Projeto que destina R$ 2 bilhões para santas casas vai à Câmara

Serão beneficiados todos os hospitais filantrópicos que atuam junto ao SUS

Por Adriano Fernandes | 21/10/2021 21:19
Senadores durante a sessão desta quinta-feira (21). (Foto: Waldemir Barreto/Agência Senado)
Senadores durante a sessão desta quinta-feira (21). (Foto: Waldemir Barreto/Agência Senado)

O Plenário do Senado aprovou nesta quinta-feira (21) o projeto de lei que prevê repasse de R$ 2 bilhões para ajudar santas casas e hospitais filantrópicos (sem fins lucrativos) que atuam junto ao SUS (Sistema Único de Saúde). De acordo com a proposta, o dinheiro deve ser liberado em até 15 dias a partir da promulgação da respectiva lei.

Os votos individuais de cada senador não foram divulgados.

As entidades a serem beneficiadas são aquelas que complementam as operações do SUS, recebendo demandas do sistema público. O dinheiro, de acordo com o projeto, será administrado pelo Ministério da Saúde, que o distribuiria a partir do Fundo Nacional de Saúde para os fundos estaduais, distrital ou municipais com os quais as instituições filantrópicas estejam contratualizadas.

O projeto prevê que o valor recebido por cada entidade deverá ser usado para pagar profissionais de saúde (inclusive aqueles contratados depois do auxílio), adquirir insumos e equipamentos, conduzir pesquisas e realizar reformas no espaço físico. O recebimento dos recursos não implicaria, necessariamente, em demandas extras para as santas casas e os hospitais filantrópicos.

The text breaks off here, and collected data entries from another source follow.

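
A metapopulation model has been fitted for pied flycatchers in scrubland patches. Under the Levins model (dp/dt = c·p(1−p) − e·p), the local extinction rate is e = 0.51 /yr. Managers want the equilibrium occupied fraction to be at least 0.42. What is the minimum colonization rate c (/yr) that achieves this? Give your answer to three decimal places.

p* = 1 − e/c ≥ 0.42 requires e/c ≤ 0.5800, i.e. c ≥ e/0.5800.
c_min = 0.51/0.5800 = 0.8793.

0.879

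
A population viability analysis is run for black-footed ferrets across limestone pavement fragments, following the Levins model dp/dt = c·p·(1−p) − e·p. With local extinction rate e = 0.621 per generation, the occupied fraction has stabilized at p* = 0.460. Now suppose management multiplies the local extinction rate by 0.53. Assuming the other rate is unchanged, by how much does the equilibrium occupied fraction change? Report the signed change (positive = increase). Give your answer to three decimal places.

0.254

Balance c(1−p*) = e gives c = e/(1 − 0.46000) = 0.621/0.54000 = 1.15000.
New p* = 1 − e/c = 1 − 0.32913/1.15000 = 0.71380.
Δp* = 0.71380 − 0.46000 = +0.25380.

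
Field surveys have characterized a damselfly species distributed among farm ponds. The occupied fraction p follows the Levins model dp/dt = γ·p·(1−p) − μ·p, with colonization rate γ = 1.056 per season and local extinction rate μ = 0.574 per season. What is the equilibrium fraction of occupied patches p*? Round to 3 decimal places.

0.456

At equilibrium, colonization balances extinction: γ·p*·(1−p*) = μ·p*.
So p* = 1 − μ/γ = 1 − 0.574/1.056 = 1 − 0.5436 = 0.4564.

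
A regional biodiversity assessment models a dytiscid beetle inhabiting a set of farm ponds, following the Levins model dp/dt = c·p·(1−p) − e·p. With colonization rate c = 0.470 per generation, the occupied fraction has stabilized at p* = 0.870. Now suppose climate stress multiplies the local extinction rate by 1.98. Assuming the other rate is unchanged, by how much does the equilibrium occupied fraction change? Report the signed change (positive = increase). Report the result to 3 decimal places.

Balance c(1−p*) = e gives e = 0.470×(1 − 0.87000) = 0.06110.
New p* = 1 − e/c = 1 − 0.12098/0.47000 = 0.74260.
Δp* = 0.74260 − 0.87000 = -0.12740.

-0.127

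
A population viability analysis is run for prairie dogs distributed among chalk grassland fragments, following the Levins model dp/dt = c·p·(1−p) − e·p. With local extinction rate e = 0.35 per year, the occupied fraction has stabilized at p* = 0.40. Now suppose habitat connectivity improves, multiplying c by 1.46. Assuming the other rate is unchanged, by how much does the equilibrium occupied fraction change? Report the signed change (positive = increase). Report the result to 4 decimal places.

0.1890

Balance c(1−p*) = e gives c = e/(1 − 0.40000) = 0.35/0.60000 = 0.58333.
New p* = 1 − e/c = 1 − 0.35000/0.85166 = 0.58904.
Δp* = 0.58904 − 0.40000 = +0.18904.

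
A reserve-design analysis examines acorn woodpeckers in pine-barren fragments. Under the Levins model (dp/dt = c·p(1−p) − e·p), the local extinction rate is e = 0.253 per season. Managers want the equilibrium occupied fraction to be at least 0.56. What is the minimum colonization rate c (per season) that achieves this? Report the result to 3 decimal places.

0.575

p* = 1 − e/c ≥ 0.56 requires e/c ≤ 0.4400, i.e. c ≥ e/0.4400.
c_min = 0.253/0.4400 = 0.5750.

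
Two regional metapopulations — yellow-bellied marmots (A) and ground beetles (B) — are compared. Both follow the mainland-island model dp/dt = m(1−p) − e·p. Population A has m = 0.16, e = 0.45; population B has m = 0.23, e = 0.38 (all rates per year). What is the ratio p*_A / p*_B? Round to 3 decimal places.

0.696

A: p*_A = m/(m+e) = 0.16/0.6100 = 0.2623.
B: p*_B = 0.23/0.6100 = 0.3770.
p*_A / p*_B = 0.2623/0.3770 = 0.6957.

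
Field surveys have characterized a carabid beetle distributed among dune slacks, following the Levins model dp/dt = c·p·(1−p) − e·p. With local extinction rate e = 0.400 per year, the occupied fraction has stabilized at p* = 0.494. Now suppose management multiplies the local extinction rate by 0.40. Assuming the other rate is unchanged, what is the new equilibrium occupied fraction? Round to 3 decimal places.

Balance c(1−p*) = e gives c = e/(1 − 0.49400) = 0.400/0.50600 = 0.79051.
New p* = 1 − e/c = 1 − 0.16000/0.79051 = 0.79760.

0.798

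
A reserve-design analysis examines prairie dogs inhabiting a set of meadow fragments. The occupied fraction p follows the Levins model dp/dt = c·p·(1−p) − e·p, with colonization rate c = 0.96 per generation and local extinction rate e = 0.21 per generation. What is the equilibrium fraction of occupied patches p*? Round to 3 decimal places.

0.781

Setting dp/dt = 0 and dividing through by p* gives c·(1−p*) = e.
So p* = 1 − e/c = 1 − 0.21/0.96 = 1 − 0.2188 = 0.7812.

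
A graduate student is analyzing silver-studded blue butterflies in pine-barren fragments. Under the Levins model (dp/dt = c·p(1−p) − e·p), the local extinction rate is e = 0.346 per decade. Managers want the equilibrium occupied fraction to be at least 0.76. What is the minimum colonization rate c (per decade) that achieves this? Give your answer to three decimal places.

p* = 1 − e/c ≥ 0.76 requires e/c ≤ 0.2400, i.e. c ≥ e/0.2400.
c_min = 0.346/0.2400 = 1.4417.

1.442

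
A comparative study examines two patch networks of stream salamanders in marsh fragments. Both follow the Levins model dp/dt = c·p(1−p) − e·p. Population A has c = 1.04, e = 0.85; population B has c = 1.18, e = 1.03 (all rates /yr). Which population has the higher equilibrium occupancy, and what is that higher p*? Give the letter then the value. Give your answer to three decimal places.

A, 0.183

A: p*_A = 1 − 0.85/1.04 = 0.1827.
B: p*_B = 1 − 1.03/1.18 = 0.1271.
A is higher at 0.1827.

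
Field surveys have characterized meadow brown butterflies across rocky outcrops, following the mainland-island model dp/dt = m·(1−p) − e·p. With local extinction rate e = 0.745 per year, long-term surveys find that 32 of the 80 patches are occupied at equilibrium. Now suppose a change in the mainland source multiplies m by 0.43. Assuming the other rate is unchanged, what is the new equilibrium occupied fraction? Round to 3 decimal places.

Observed p* = 32/80 = 0.40000.
Balance m(1−p*) = e·p* gives m = e·p*/(1−p*) = 0.745×0.40000/0.60000 = 0.49667.
New p* = m/(m+e) = 0.21357/(0.21357+0.74500) = 0.22280.

0.223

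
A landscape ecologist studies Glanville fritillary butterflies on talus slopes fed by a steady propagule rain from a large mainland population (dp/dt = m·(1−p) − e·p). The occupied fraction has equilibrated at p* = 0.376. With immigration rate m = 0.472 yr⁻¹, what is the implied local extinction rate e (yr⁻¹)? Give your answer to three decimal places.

At equilibrium m(1−p*) = e·p*, so e = m(1−p*)/p*.
e = 0.472 × 0.6240 / 0.376 = 0.7833.

0.783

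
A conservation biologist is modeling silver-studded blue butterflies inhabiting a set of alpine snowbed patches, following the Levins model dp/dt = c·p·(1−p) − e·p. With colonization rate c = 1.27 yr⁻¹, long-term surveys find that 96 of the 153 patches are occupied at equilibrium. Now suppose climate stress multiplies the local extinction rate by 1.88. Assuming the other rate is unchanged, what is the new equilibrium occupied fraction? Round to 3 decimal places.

0.300

Observed p* = 96/153 = 0.62745.
Balance c(1−p*) = e gives e = 1.27×(1 − 0.62745) = 0.47314.
New p* = 1 − e/c = 1 − 0.88950/1.27000 = 0.29961.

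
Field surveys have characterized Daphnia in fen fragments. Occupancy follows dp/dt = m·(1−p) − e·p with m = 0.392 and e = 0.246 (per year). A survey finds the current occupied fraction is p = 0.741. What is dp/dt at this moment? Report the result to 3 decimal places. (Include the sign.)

Colonization term: m·(1−p) = 0.392×0.2590 = 0.10153.
Extinction term: e·p = 0.18229.
dp/dt = 0.10153 − 0.18229 = -0.08076.

-0.081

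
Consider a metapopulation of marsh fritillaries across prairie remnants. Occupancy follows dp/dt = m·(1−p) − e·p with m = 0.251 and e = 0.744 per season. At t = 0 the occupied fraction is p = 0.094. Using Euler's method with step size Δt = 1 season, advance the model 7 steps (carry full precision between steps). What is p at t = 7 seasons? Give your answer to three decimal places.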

O relator da proposta no Senado foi o vice-presidente da Casa, Veneziano Vital do Rêgo (MDB-PB). Ele disse que a medida atende a um apelo antigo das entidades beneficentes, que somam quase 2 mil unidades em todo o país. O senador elogiou o trabalho das entidades e lamentou que elas dependam de iniciativas pontuais de auxílio para se sustentar. O texto do PL 1.417/2021, agora segue para a Câmara dos Deputados.